Bobby Kuntz

Profile
- Positions: Linebacker, Fullback, Defensive back

Personal information
- Born: January 10, 1932 Detroit, Michigan
- Died: February 7, 2011 (aged 79) Waterloo, Ontario
- Listed height: 5 ft 11 in (1.80 m)
- Listed weight: 190 lb (86 kg)

Career information
- University: McMaster

Career history
- 1953–1955: Kitchener-Waterloo Dutchmen
- 1956–1961: Toronto Argonauts
- 1962–1966: Hamilton Tiger-Cats

Awards and highlights
- 2× Grey Cup champion (1963, 1965); CFL All-Star (1964); 3× CFL East All-Star (1957, 1962, 1964); 2× Outstanding Canadian player in the East Division (1957, 1961);

= Bobby Kuntz =

Canadian football player (1932–2011)

Robert John Kuntz Sr. (January 10, 1932 – February 7, 2011) was a professional Canadian football linebacker who played eleven seasons in the Canadian Football League for the Toronto Argonauts and the Hamilton Tiger-Cats. He was a part of the Tiger-Cats 1963 and 1965 Grey Cup winning teams.

==College==
Kuntz's football career began when he moved from Cleveland to Kitchener, Ontario. He was discouraged by football coaches in Cleveland, but at St. Jerome's High School he found Clem Faust, a coach willing to support his desire to play. After playing for McMaster University in Hamilton, and a senior football team in Ontario, he was signed by the Argonauts in 1955 to play his first full season in the CFL. Ten years later, his older brother David died and he was forced with a difficult decision: to return home to join the family electroplating business, or to continue playing football. His decision to return home was short-lived, after only a few months he was coaxed out of retirement by Jim Trimble, coach of the Argo's main rival, the Hamilton Tiger-Cats.
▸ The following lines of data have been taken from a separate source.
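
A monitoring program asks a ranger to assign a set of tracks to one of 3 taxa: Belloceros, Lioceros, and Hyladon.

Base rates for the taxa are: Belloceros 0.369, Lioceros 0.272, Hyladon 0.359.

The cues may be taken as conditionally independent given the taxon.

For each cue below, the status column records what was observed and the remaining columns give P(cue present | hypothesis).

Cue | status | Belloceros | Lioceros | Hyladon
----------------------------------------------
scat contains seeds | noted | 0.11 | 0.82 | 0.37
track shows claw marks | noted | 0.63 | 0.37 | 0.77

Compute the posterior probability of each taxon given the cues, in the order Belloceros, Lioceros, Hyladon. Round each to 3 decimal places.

By Bayes' rule with conditional independence, the unnormalized weight for each hypothesis is prior × ∏ likelihoods:
  Belloceros: 0.369 × 0.11 × 0.63 = 0.025572
  Lioceros: 0.272 × 0.82 × 0.37 = 0.082525
  Hyladon: 0.359 × 0.37 × 0.77 = 0.10228
Normalizing constant Z = 0.025572 + 0.082525 + 0.10228 = 0.21038.
P(Belloceros | evidence) = 0.025572 / 0.21038 ≈ 0.122
P(Lioceros | evidence) = 0.082525 / 0.21038 ≈ 0.392
P(Hyladon | evidence) = 0.10228 / 0.21038 ≈ 0.486

0.122, 0.392, 0.486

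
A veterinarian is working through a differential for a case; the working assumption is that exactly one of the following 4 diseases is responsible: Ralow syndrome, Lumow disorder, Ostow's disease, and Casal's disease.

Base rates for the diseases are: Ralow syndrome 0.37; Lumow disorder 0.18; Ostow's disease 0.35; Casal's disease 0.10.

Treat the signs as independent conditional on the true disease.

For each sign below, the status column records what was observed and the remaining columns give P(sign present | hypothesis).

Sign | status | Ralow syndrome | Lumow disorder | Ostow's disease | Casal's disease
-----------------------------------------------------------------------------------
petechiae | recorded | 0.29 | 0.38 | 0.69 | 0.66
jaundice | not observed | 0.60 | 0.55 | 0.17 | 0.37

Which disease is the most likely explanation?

Ostow's disease

Multiply each prior by the joint likelihood of the sign pattern (using 1 − P(present | H) for each absent sign):
  Ralow syndrome: 0.37 × 0.29 × (1 − 0.60) = 0.04292
  Lumow disorder: 0.18 × 0.38 × (1 − 0.55) = 0.03078
  Ostow's disease: 0.35 × 0.69 × (1 − 0.17) = 0.20044
  Casal's disease: 0.10 × 0.66 × (1 − 0.37) = 0.04158
Marginal likelihood of the evidence = 0.31572.
P(Ralow syndrome | evidence) ≈ 0.04292 / 0.31572 ≈ 0.136
P(Lumow disorder | evidence) ≈ 0.03078 / 0.31572 ≈ 0.097
P(Ostow's disease | evidence) ≈ 0.20044 / 0.31572 ≈ 0.635
P(Casal's disease | evidence) ≈ 0.04158 / 0.31572 ≈ 0.132
The largest is 0.635, so Ostow's disease is most probable.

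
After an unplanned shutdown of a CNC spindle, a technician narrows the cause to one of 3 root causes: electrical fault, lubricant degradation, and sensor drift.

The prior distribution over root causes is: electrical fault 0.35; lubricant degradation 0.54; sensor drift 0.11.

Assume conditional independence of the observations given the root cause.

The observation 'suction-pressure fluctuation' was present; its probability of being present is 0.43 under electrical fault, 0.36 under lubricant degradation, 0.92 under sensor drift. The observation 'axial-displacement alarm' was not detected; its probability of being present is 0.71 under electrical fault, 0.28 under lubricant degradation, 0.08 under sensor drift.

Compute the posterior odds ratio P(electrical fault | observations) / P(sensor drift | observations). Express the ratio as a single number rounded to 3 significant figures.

0.469

The normalizing constant cancels in an odds ratio, so compute prior × likelihood for the two hypotheses only (using 1 − P(present | H) for each absent observation):
  electrical fault: 0.35 × 0.43 × (1 − 0.71) = 0.043645
  sensor drift: 0.11 × 0.92 × (1 − 0.08) = 0.093104
Posterior odds = 0.043645 / 0.093104 ≈ 0.469.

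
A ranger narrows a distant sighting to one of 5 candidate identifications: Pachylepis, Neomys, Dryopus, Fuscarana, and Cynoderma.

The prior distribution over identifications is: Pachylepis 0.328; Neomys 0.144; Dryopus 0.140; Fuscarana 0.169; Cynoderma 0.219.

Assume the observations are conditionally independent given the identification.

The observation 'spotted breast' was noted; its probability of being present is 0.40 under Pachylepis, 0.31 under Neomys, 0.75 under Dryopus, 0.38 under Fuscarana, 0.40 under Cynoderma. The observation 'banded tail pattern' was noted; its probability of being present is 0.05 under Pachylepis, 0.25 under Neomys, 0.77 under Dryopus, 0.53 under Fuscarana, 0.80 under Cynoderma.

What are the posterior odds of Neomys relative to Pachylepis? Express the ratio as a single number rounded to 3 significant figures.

1.70

Unnormalized posterior weight (prior times the observation likelihoods) for each of the two hypotheses:
  Neomys: 0.144 × 0.31 × 0.25 = 0.01116
  Pachylepis: 0.328 × 0.40 × 0.05 = 0.00656
Posterior odds = 0.01116 / 0.00656 ≈ 1.70.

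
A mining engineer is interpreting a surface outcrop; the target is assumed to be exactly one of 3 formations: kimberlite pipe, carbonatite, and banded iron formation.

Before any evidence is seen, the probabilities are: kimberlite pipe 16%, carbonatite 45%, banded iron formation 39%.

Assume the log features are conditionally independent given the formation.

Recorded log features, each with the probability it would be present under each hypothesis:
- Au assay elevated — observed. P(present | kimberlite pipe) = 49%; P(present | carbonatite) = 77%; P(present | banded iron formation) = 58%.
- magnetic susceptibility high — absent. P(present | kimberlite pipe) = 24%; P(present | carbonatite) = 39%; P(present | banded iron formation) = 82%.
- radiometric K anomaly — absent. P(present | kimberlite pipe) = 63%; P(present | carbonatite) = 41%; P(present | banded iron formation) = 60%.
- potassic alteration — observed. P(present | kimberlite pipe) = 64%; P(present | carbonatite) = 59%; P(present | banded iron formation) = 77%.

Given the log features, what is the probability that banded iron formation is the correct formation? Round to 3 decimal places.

By Bayes' rule with conditional independence, the unnormalized weight for each hypothesis is prior × ∏ likelihoods (using 1 − P(present | H) for each absent log feature):
  kimberlite pipe: 0.16 × 0.49 × (1 − 0.24) × (1 − 0.63) × 0.64 = 0.014109
  carbonatite: 0.45 × 0.77 × (1 − 0.39) × (1 − 0.41) × 0.59 = 0.073576
  banded iron formation: 0.39 × 0.58 × (1 − 0.82) × (1 − 0.60) × 0.77 = 0.012541
The unnormalized weights sum to 0.10023.
P(banded iron formation | evidence) = 0.012541 / 0.10023 ≈ 0.125.

0.125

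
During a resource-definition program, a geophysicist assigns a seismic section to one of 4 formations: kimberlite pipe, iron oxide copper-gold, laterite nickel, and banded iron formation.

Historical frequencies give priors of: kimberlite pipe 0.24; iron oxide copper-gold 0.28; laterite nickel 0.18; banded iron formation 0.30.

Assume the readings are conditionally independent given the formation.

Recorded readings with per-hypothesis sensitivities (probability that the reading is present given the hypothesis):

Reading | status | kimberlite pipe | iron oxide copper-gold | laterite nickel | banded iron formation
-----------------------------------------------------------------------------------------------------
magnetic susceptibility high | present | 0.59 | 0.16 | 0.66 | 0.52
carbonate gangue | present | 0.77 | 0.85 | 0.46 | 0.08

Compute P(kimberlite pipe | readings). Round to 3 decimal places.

0.509

By Bayes' rule with conditional independence, the unnormalized weight for each hypothesis is prior × ∏ likelihoods:
  kimberlite pipe: 0.24 × 0.59 × 0.77 = 0.10903
  iron oxide copper-gold: 0.28 × 0.16 × 0.85 = 0.03808
  laterite nickel: 0.18 × 0.66 × 0.46 = 0.054648
  banded iron formation: 0.30 × 0.52 × 0.08 = 0.01248
Normalizing constant Z = 0.10903 + 0.03808 + 0.054648 + 0.01248 = 0.21424.
P(kimberlite pipe | evidence) = 0.10903 / 0.21424 ≈ 0.509.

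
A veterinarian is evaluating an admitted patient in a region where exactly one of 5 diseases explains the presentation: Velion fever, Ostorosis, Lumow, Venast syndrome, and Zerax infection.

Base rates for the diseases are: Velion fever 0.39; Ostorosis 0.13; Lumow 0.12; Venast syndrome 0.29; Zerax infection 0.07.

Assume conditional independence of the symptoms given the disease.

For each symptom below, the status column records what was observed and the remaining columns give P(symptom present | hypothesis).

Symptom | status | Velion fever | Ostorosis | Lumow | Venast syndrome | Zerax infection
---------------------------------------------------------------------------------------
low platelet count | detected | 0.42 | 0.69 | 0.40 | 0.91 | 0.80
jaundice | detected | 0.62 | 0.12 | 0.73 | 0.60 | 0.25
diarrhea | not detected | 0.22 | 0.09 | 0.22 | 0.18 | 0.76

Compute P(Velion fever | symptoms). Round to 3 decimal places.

0.317

For each hypothesis, the unnormalized posterior weight is prior × product of the symptom likelihoods (using 1 − P(present | H) for each absent symptom):
  Velion fever: 0.39 × 0.42 × 0.62 × (1 − 0.22) = 0.079214
  Ostorosis: 0.13 × 0.69 × 0.12 × (1 − 0.09) = 0.0097952
  Lumow: 0.12 × 0.40 × 0.73 × (1 − 0.22) = 0.027331
  Venast syndrome: 0.29 × 0.91 × 0.60 × (1 − 0.18) = 0.12984
  Zerax infection: 0.07 × 0.80 × 0.25 × (1 − 0.76) = 0.00336
Normalizing constant Z = 0.079214 + 0.0097952 + 0.027331 + 0.12984 + 0.00336 = 0.24954.
P(Velion fever | evidence) = 0.079214 / 0.24954 ≈ 0.317.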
==Canadian Football league==
Bobby Kuntz joined the Toronto Argonauts in 1956 and stayed with them for 6 years before being traded to the Hamilton Tiger-cats in 1962. He was a 2-way player at linebacker and fullback. In his rookie year, he carried the ball 108 times for 578 yards for a 5.4 yard/rush average. His best rushing year was 1962, when he carried 151 times for 813 yards, a 5.4 average, and 6 touchdowns. in his career, he caught 107 balls for 1318 yards, a 12.3 average. As a linebacker, he intercepted 10 balls, 4 in 1957. He also served as an occasional kick returner. he was voted as an eastern conference all-star at three different positions: defensive back in 1957, fullback in 1962, and linebacker in 1964.

==Post CFL==
On returning home after retirement, and rejoining the family business, he became heavily involved in the community. Bobby was a founding member of St. Francis Assisi Parish, and involved with St. Mary's General Hospital Foundation, Mosaic Counselling and Family Services, the United Way, the Congregation of the Resurrection and St. Jerome's University.

Kuntz was the co-owner of the family's surface finishing company Kuntz Electroplating. He was involved with the business from his retirement in 1966 from football until shortly before his death along with his brother Paul who predeceased him in early 2011. Bobby was diagnosed with Parkinson's disease in 2000, and lived in nursing homes in the last years of his life.

On February 7, 2011, Kuntz died due to complications from Parkinson's disease at the age of 79 in Waterloo, Ontario, surrounded by his wife and children.